Types of Loan Programs and Loan Features
Fixed Rate
ARM (Adjustable Rate Mortgage)
Interest Only
Combo Loan
Balloon Payment
Pre-payment Penalties
Fixed Rate
Your rate is fixed and does not change for the life of your loan. A fixed rate will guarantee that your payments will be the same each month for the duration of the loan
ARM (Adjustable Rate Mortgage)
Your rate will be fixed for a short period at the beginning of your loan, after which the rate will become adjustable and will adjust every 3-12 months according to the market. You and your loan officer will decide the terms of your ARM loan before you close, so you'll know how often your rate will adjust.
Interest Only
You pay only on the interest, and not on the principle. Your interest only period will last anywhere from 2-15 years. After the interest only period is up, your loan becomes fully amortizing, which means your principle and interest will be divided into equal payments for the duration of the loan.
Combo Loan
Two loans that close simultaneously. If you're looking for a loan over 80% LTV (loan-to-value), chances are your loan officer will suggest going with a 1 st and a 2 nd mortgage.

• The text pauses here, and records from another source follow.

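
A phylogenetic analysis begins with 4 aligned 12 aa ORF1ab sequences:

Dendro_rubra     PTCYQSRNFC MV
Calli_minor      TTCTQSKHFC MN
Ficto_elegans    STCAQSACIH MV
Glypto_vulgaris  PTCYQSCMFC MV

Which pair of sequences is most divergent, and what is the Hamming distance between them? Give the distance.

Pairwise Hamming distances:
  Dendro_rubra vs Calli_minor: 5
  Dendro_rubra vs Ficto_elegans: 6
  Dendro_rubra vs Glypto_vulgaris: 2
  Calli_minor vs Ficto_elegans: 7
  Calli_minor vs Glypto_vulgaris: 5
  Ficto_elegans vs Glypto_vulgaris: 6
The largest is 7, between Calli_minor and Ficto_elegans.

7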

This is to avoid mortgage insurance, which lenders generally require on any loan over 80% LTV.
Balloon Payment
Most lenders will give you a lower rate for making equal payments for part of a loan and one big payment at the end of the loan. The most common is called a 30/15 - the loan is amortized over 30 years, but called due in 15 years. Balloon mortgages are made with the assumption that the borrower plans to sell or refinance the property before the mortgage is called due. One disadvantage to the balloon payment option is that you may be required to sell or refinance in a less-than-ideal market.
Pre-payment Penalties
Lenders will offer lower rates in exchange for a pre-payment penalty, which can be "soft" or "hard" and last from 1 to 3 years. A "soft" pre-payment penalty means that you can sell your home with no consequences. However, if you try to refinance, you will be charged an amount that has been agreed upon. A "hard" pre-payment penalty requires that you pay the fee whether you refinance or sell your home.